Julius Caesar stated that the Celts who lived nearest the Rhine waged continual war against the German tribes on the other side. Charles Athanase Walckenaer (in his work in three volumes, Géographie ancienne, historique et comparée des Gaules, 1839, with a new edition in 1862) considered it certain that the Tulingi were in the district of Thiengen and Stühlingen in Baden, and the Latobrigi were based around the Donaueschingen area, where the Briggach and the Bregge join the Danube. This opinion is founded on the resemblance of names, and on the fact that these two tribes must have been east of the Rhine. Bruyge, a small place on the Bregge, and of course the Bregge itself both seem to bear the tribe's name.

(Information co-authored by Edward Dawson, and additional information from the Dictionary of Greek and Roman Geography, William Smith, and from External Link: The Works of Julius Caesar: Gallic Wars.)

61 - 58 BC

The Helvetii are coming under greater pressure from migrating Germanic tribes who have now arrived to their north and are occupying territory on the east bank of the Rhine. They plan to migrate into the lowlands to the west, but their proposed path will take them through the territory of the Aeduii, a Roman ally, and the tribes in the way fear that the Helvetii will plunder and destroy as they go. Orgetorix of the Helvetii dies before the planned exodus can go ahead, but the tribe decides to stick to those plans. Aquitania seems to be their target, where they hope to tie up with the Boii who have settled there, close to the Atlantic coast.

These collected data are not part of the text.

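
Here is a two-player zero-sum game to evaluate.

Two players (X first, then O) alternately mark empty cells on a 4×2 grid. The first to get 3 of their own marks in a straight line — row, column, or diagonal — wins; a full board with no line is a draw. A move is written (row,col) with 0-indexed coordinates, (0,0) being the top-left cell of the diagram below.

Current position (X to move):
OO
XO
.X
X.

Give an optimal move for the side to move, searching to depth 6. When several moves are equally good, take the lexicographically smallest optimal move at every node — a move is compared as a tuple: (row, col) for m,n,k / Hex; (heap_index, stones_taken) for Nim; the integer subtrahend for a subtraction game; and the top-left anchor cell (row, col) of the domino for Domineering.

X's best at [OO/XO/.X/X.]: (2,0)

ply 1, X at OO/XO/.X/X. | (2,0)=+1→OO/XO/XX/X.*; (3,1)=+0→OO/XO/.X/XX
ply 2: OO/XO/XX/X. is terminal -1 (O); from OO/XO/.X/X. depth 6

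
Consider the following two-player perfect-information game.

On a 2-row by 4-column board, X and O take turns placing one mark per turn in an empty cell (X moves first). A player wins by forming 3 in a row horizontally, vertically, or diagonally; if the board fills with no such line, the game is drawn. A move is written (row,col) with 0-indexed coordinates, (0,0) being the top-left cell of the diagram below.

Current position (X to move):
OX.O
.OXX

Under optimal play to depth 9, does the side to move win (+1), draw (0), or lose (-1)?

value(OX.O/.OXX, X) = 0

ply 1, X at OX.O/.OXX | (0,2)=+0→OXXO/.OXX*; (1,0)=+0→OX.O/XOXX
ply 2, O at OXXO/.OXX | (1,0)=+0→OXXO/OOXX*
ply 3: OXXO/OOXX is terminal +0 (X); from OX.O/.OXX depth 9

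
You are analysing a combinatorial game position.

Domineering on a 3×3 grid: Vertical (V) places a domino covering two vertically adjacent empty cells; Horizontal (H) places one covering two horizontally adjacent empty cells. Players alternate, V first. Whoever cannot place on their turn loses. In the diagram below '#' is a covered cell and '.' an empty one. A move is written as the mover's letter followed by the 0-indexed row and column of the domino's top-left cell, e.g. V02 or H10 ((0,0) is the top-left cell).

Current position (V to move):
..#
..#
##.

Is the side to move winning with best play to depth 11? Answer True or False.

V winning at [..#/..#/##.]: True

ply 1, V at ..#/..#/##. | V00=+1→#.#/#.#/##.*; V01=+1→.##/.##/##.
ply 2: #.#/#.#/##. is terminal -1 (H); from ..#/..#/##. depth 11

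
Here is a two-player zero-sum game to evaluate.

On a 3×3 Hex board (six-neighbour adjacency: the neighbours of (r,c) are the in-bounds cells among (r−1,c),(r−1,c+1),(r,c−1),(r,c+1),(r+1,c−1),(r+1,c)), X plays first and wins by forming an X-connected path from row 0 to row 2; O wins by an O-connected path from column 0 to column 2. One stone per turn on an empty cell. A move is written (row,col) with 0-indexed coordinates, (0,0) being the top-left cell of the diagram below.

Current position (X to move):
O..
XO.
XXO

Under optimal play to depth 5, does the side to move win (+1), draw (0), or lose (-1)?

[O../XO./XXO] X move#1: (0,1):+1/OX./XO./XXO*, (0,2):+1/O.X/XO./XXO, (1,2):+1/O../XOX/XXO
[OX./XO./XXO] end (terminal -1, O#2); searched O../XO./XXO to 5

value(O../XO./XXO, X) = +1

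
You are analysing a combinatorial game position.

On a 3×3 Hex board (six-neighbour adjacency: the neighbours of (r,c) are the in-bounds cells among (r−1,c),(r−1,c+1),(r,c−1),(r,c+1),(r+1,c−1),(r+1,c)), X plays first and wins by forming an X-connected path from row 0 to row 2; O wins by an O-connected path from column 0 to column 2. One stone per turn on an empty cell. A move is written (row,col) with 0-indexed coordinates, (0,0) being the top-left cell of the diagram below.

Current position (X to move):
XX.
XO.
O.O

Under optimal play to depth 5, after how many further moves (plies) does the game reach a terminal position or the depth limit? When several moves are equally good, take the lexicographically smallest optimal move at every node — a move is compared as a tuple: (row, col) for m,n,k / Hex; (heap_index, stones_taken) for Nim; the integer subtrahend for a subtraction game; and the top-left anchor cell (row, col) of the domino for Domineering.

p1 X@[XX./XO./O.O]: (0,2)[XXX/XO./O.O]-1* (1,2)[XX./XOX/O.O]-1 (2,1)[XX./XO./OXO]-1
p2 O@[XXX/XO./O.O]: (1,2)[XXX/XOO/O.O]+1* (2,1)[XXX/XO./OOO]+1
p3 X@[XXX/XOO/O.O] terminal -1; root [XX./XO./O.O] d5

PV length from [XX./XO./O.O]: 2 plies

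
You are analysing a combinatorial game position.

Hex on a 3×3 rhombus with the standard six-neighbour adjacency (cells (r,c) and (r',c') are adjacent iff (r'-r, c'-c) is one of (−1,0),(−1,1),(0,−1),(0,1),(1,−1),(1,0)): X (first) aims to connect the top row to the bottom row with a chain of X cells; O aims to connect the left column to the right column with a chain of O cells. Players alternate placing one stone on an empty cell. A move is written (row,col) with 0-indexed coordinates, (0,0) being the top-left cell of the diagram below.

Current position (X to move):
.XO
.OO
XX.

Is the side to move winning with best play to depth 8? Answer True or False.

p1 X@[.XO/.OO/XX.]: (0,0)[XXO/.OO/XX.]-1 (1,0)[.XO/XOO/XX.]+1* (2,2)[.XO/.OO/XXX]-1
p2 O@[.XO/XOO/XX.] terminal -1; root [.XO/.OO/XX.] d8

X winning at [.XO/.OO/XX.]: True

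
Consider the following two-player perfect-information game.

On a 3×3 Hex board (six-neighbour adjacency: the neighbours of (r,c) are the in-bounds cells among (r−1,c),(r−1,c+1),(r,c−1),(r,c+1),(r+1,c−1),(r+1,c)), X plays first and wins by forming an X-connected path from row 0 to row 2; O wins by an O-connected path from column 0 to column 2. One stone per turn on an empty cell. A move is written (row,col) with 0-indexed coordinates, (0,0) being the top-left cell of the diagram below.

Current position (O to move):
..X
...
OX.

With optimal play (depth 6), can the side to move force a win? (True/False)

p1 O@[..X/.../OX.]: (0,0)[O.X/.../OX.]-1* (0,1)[.OX/.../OX.]-1 (1,0)[..X/O../OX.]-1 (1,1)[..X/.O./OX.]-1 (1,2)[..X/..O/OX.]-1 (2,2)[..X/.../OXO]-1
p2 X@[O.X/.../OX.]: (0,1)[OXX/.../OX.]+1* (1,0)[O.X/X../OX.]+1 (1,1)[O.X/.X./OX.]+1 (1,2)[O.X/..X/OX.]+1 (2,2)[O.X/.../OXX]+1
p3 O@[OXX/.../OX.]: (1,0)[OXX/O../OX.]-1* (1,1)[OXX/.O./OX.]-1 (1,2)[OXX/..O/OX.]-1 (2,2)[OXX/.../OXO]-1
p4 X@[OXX/O../OX.]: (1,1)[OXX/OX./OX.]+1* (1,2)[OXX/O.X/OX.]+1 (2,2)[OXX/O../OXX]+1
p5 O@[OXX/OX./OX.] terminal -1; root [..X/.../OX.] d6

O winning at [..X/.../OX.]: False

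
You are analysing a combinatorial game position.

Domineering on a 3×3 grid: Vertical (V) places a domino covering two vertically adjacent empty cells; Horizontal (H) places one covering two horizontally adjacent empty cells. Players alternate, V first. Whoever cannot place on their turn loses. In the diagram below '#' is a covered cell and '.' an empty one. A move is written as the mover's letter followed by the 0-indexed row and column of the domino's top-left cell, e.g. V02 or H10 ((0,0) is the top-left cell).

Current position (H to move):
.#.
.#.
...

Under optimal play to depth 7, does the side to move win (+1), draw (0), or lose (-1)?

ply 1, H at .#./.#./... | H20=-1→.#./.#./##.*; H21=-1→.#./.#./.##
ply 2, V at .#./.#./##. | V00=+1→##./##./##.*; V02=+1→.##/.##/##.; V12=+1→.#./.##/###
ply 3: ##./##./##. is terminal -1 (H); from .#./.#./... depth 7

value(.#./.#./..., H) = -1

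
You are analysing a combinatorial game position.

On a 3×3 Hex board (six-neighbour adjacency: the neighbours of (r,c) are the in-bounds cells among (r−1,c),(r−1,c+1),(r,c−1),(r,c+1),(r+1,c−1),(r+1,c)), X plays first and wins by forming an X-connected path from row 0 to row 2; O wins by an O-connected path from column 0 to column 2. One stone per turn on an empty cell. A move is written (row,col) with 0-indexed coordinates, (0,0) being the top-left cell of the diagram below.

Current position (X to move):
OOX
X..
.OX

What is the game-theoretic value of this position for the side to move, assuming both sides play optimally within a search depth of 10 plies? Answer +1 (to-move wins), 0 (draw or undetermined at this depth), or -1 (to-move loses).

ply 1, X at OOX/X../.OX | (1,1)=+1→OOX/XX./.OX*; (1,2)=+1→OOX/X.X/.OX; (2,0)=+1→OOX/X../XOX
ply 2, O at OOX/XX./.OX | (1,2)=-1→OOX/XXO/.OX*; (2,0)=-1→OOX/XX./OOX
ply 3, X at OOX/XXO/.OX | (2,0)=+1→OOX/XXO/XOX*
ply 4: OOX/XXO/XOX is terminal -1 (O); from OOX/X../.OX depth 10

value(OOX/X../.OX, X) = +1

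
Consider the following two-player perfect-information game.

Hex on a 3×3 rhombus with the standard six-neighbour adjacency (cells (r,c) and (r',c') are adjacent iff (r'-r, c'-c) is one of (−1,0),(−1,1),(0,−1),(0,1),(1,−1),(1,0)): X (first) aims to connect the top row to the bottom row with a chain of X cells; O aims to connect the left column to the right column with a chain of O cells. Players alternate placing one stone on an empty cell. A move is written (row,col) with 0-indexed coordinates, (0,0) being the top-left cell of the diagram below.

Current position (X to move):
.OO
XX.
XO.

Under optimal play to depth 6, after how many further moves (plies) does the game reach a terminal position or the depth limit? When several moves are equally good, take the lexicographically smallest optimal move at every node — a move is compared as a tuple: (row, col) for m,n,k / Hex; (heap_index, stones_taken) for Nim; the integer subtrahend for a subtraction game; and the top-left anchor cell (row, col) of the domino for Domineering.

p1 X@[.OO/XX./XO.]: (0,0)[XOO/XX./XO.]+1* (1,2)[.OO/XXX/XO.]-1 (2,2)[.OO/XX./XOX]-1
p2 O@[XOO/XX./XO.] terminal -1; root [.OO/XX./XO.] d6

PV length from [.OO/XX./XO.]: 1 ply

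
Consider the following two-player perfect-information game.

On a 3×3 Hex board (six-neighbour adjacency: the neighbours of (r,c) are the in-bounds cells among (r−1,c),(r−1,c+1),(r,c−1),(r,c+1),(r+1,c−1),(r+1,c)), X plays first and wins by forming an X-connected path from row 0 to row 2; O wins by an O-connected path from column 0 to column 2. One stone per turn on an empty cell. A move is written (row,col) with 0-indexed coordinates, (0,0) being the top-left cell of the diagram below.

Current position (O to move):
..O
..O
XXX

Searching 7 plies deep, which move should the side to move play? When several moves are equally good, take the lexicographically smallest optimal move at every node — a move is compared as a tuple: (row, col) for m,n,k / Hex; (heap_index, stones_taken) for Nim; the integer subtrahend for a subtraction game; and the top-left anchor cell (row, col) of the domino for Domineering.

O's best at [..O/..O/XXX]: (0,1)

ply 1, O at ..O/..O/XXX | (0,0)=-1→O.O/..O/XXX; (0,1)=+1→.OO/..O/XXX*; (1,0)=+1→..O/O.O/XXX; (1,1)=-1→..O/.OO/XXX
ply 2, X at .OO/..O/XXX | (0,0)=-1→XOO/..O/XXX*; (1,0)=-1→.OO/X.O/XXX; (1,1)=-1→.OO/.XO/XXX
ply 3, O at XOO/..O/XXX | (1,0)=+1→XOO/O.O/XXX*; (1,1)=-1→XOO/.OO/XXX
ply 4: XOO/O.O/XXX is terminal -1 (X); from ..O/..O/XXX depth 7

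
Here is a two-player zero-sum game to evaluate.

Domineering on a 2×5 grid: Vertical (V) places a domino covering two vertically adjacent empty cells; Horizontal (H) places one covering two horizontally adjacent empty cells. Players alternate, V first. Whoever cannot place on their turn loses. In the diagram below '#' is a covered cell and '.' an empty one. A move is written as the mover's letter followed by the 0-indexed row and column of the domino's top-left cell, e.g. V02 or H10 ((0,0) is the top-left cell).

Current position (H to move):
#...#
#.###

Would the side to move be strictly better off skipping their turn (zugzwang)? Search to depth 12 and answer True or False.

p1 H@[#...#/#.###]: H01[###.#/#.###]+1* H02[#.###/#.###]-1
p2 V@[###.#/#.###] terminal -1; root [#...#/#.###] d12
pass branch (V moves first from the same position):
  | p1 V@[#...#/#.###]: V01[##..#/#####]-1*
  | p2 H@[##..#/#####]: H02[#####/#####]+1*
  | p3 V@[#####/#####] terminal -1; root [#...#/#.###] d12
H moving scores +1; H passing scores +1

zugzwang(#...#/#.###, H) = False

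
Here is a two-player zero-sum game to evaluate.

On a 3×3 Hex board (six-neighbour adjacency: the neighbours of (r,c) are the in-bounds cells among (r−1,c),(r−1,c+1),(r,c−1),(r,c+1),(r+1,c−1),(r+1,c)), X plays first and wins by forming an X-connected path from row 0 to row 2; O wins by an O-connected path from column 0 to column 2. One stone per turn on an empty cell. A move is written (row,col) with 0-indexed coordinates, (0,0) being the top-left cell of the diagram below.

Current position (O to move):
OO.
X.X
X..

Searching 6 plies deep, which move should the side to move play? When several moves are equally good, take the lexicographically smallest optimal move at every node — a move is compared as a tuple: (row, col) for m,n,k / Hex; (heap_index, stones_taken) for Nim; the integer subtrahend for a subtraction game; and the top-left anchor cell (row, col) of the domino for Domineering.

O's best at [OO./X.X/X..]: (0,2)

p1 O@[OO./X.X/X..]: (0,2)[OOO/X.X/X..]+1* (1,1)[OO./XOX/X..]-1 (2,1)[OO./X.X/XO.]-1 (2,2)[OO./X.X/X.O]-1
p2 X@[OOO/X.X/X..] terminal -1; root [OO./X.X/X..] d6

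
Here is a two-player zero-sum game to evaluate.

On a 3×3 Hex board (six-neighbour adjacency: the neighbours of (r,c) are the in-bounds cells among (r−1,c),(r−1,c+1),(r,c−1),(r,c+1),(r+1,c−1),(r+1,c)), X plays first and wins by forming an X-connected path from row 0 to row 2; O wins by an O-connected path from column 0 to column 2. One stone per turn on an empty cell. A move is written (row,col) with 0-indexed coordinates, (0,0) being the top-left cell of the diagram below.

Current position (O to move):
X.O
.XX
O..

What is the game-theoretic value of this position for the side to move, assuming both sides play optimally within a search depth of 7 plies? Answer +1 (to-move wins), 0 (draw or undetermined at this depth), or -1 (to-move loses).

ply 1, O at X.O/.XX/O.. | (0,1)=-1→XOO/.XX/O..*; (1,0)=-1→X.O/OXX/O..; (2,1)=-1→X.O/.XX/OO.; (2,2)=-1→X.O/.XX/O.O
ply 2, X at XOO/.XX/O.. | (1,0)=+1→XOO/XXX/O..*; (2,1)=-1→XOO/.XX/OX.; (2,2)=-1→XOO/.XX/O.X
ply 3, O at XOO/XXX/O.. | (2,1)=-1→XOO/XXX/OO.*; (2,2)=-1→XOO/XXX/O.O
ply 4, X at XOO/XXX/OO. | (2,2)=+1→XOO/XXX/OOX*
ply 5: XOO/XXX/OOX is terminal -1 (O); from X.O/.XX/O.. depth 7

value(X.O/.XX/O.., O) = -1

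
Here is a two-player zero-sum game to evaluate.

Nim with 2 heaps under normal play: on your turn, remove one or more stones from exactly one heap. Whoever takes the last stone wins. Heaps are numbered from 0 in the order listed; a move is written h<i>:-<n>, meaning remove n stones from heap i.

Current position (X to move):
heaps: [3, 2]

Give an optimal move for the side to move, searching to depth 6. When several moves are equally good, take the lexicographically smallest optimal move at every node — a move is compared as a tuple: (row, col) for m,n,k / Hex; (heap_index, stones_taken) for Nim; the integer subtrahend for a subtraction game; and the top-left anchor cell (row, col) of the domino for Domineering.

p1 X@[(3,2)]: h0:-1[(2,2)]+1* h0:-2[(1,2)]-1 h0:-3[(0,2)]-1 h1:-1[(3,1)]-1 h1:-2[(3,0)]-1
p2 O@[(2,2)]: h0:-1[(1,2)]-1* h0:-2[(0,2)]-1 h1:-1[(2,1)]-1 h1:-2[(2,0)]-1
p3 X@[(1,2)]: h0:-1[(0,2)]-1 h1:-1[(1,1)]+1* h1:-2[(1,0)]-1
p4 O@[(1,1)]: h0:-1[(0,1)]-1* h1:-1[(1,0)]-1
p5 X@[(0,1)]: h1:-1[(0,0)]+1*
p6 O@[(0,0)] terminal -1; root [(3,2)] d6

X's best at [(3,2)]: h0:-1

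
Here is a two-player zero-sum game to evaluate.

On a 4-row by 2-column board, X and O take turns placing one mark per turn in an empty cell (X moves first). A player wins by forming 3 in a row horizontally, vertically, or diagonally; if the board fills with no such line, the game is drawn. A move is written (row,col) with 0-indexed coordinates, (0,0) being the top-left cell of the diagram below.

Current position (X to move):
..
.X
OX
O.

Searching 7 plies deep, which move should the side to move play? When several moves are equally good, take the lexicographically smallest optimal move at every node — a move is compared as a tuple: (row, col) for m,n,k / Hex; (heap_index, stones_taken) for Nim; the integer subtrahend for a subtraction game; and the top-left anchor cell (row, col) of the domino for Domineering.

X's best at [../.X/OX/O.]: (0,1)

[../.X/OX/O.] X move#1: (0,0):-1/X./.X/OX/O., (0,1):+1/.X/.X/OX/O.*, (1,0):+1/../XX/OX/O., (3,1):+1/../.X/OX/OX
[.X/.X/OX/O.] end (terminal -1, O#2); searched ../.X/OX/O. to 7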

Julius Caesar recruits two new legions to face the threat, but groups from several local tribes join the Helvetii, including the Latobrigi, Raurici, and Tulingi, making them one of the largest and most powerful forces in all of Gaul. They also unite themselves to the Boii who have crossed the Rhine to assault the Taurisci. As the Helvetii and their allies depart, they burn their villages and any food stocks that cannot be carried. The statement is clear - they do not intend to return. After some skirmishing, the Helvetii and the Romans face each other at the Battle of Bibracte in 58 BC, just outside the Aeduii oppidum of the same name. The Helvetii are mercilessly crushed by the six Roman legions. Perhaps two thirds of their number, men, women and children, are killed on the day, while another 20,000 are killed in the subsequent pursuit.

Battle of Bibracte Romans
The Roman troops of Julius Caesar prepare to face the Helvetii and their allies (which included 14,000 Latobrigi) at the Battle of Bibracte in 58 BC, outside the oppidum of the Aeduii tribe

The shattered remnants of the Helvetii and their allies are forced back to their homeland, but having been greatly reduced, they will be unable to fight off Germanic incursions that could also threaten Gaul. Julius Caesar allows the relatively hospitable Boii to settle a buffer zone to the north of the Helvetii and east of the Aeduii, but even this shift leaves gaps for Germanic incursions, and one such incursion is already underway to the north. Caesar receives a federation of chiefs from tribes that include the Sequani, all of whom are suffering thanks to the Suebic invasion under Ariovistus. It is this campaign and its mixed outcome, despite victory in battle, that triggers Julius Caesar's campaigns in Gaul from this point onwards, which result in the eventual annexation of the entire land into the Roman state. Following that, the history of Gaul's population of Celts is tied to that of the empire.

25 - 15 BC

Augustus determines that the Alpine tribes need to be pacified in order to end their warlike behaviour, alternately attacking or extracting money from Romans who pass through the region, even when they have armies in tow. He wages a steady, determined campaign against them, and in a period of ten years he 'pacifies the Alps all the way from the Adriatic to the Tyrrhenian seas' (written by Augustus himself). The Brigantii and their immediate neighbours are defeated by 15 BC, although whether or not this includes the Latobrigi is unclear. It is just as possible that they had been subdued by the Roman victory in Gaul in the 50s BC.

14 BC

Emperor Augustus creates the province of Alpes Maritimae (the maritime, or seaward, Alps). It has its capital at Cemenelum (modern Nice, although this is switched in 297 to Civitas Ebrodunensium, modern Embrun).